Marcovaldo é um livro engraçadíssimo. E italianíssimo, se me permitem a tautologia. Lembra filmes de Vittorio de Sica, de Pasolini, de Fellini, Monicelli, Wertmüller ou Scola, ou seja, tem aquela mágica alquimia entre a crítica social, o patético e o ridículo, o cômico que beira a chanchada e uma imponderável poesia, que nos faz amar Umberto D, Cabíria, Brancaleone, os vitteloni, o quinteto irreverente, Mimi, o metalúrgico, os feios, sujos e malvados, e Mamma Roma.
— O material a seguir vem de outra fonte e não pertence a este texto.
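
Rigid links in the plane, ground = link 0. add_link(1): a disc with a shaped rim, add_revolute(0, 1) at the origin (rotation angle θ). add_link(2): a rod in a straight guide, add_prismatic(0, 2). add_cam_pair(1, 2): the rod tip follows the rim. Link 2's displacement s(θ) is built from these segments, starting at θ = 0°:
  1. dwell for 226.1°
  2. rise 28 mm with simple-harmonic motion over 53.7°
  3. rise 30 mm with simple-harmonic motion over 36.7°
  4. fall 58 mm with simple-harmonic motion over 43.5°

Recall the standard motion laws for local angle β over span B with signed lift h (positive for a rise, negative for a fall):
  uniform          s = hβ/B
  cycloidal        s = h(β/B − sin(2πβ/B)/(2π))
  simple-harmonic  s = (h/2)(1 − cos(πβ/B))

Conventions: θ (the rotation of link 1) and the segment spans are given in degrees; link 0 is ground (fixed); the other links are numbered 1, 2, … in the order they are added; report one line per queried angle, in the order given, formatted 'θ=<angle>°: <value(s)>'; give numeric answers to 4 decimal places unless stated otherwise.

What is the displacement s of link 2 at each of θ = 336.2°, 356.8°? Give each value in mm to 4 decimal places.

segment 1 (0° to 226.1°, dwell): s unchanged at 0.0000
segment 2 (226.1° to 279.8°, simple-harmonic, h = 28) is passed completely: s = 0.0000 + (28) = 28.0000
segment 3 (279.8° to 316.5°, simple-harmonic, h = 30) is passed completely: s = 28.0000 + (30) = 58.0000
θ = 336.2° falls in segment 4 (316.5° to 360°, simple-harmonic, h = -58): β = 336.2 − 316.5 = 19.7°, B = 43.5°; Δs = -58/2·(1 − cos(π·0.4529)) = -24.7222; s = 58.0000 − 24.7222 = 33.2778
θ = 356.8° falls in segment 4 (316.5° to 360°, simple-harmonic, h = -58): β = 356.8 − 316.5 = 40.3°, B = 43.5°; Δs = -58/2·(1 − cos(π·0.9264)) = -57.2290; s = 58.0000 − 57.2290 = 0.7710

θ=336.2°: 33.2778
θ=356.8°: 0.7710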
E amar Marcovaldo, esse carregador italiano, miserável, cheio de filhos, que procura uma impensável e impossível vida natural na cidade.O que engendra episódios deliciosos como o que apresenta o conselho de um médico da Previdência para o tratamento de reumatismo: areia. A única areia limpa que Marcovaldo descobre está numa barcaça. Ele pede aos filhos que o cubram para a efetivação do “tratamento” e eles afastam-se para brincar. A barcaça desamarra-se e lá vai nosso herói soterrado rio abaixo. Há ainda o episódio do coelho que ele rouba do hospital e que (como cobaia que era) está contaminado por uma doença religiosa. Ou os cogumelos que nosso ingenuamente ladino carregador descobre, maravilhado, num canteiro e os quais vai colher, com toda a família, indo todos parar no pronto-socorro, intoxicados.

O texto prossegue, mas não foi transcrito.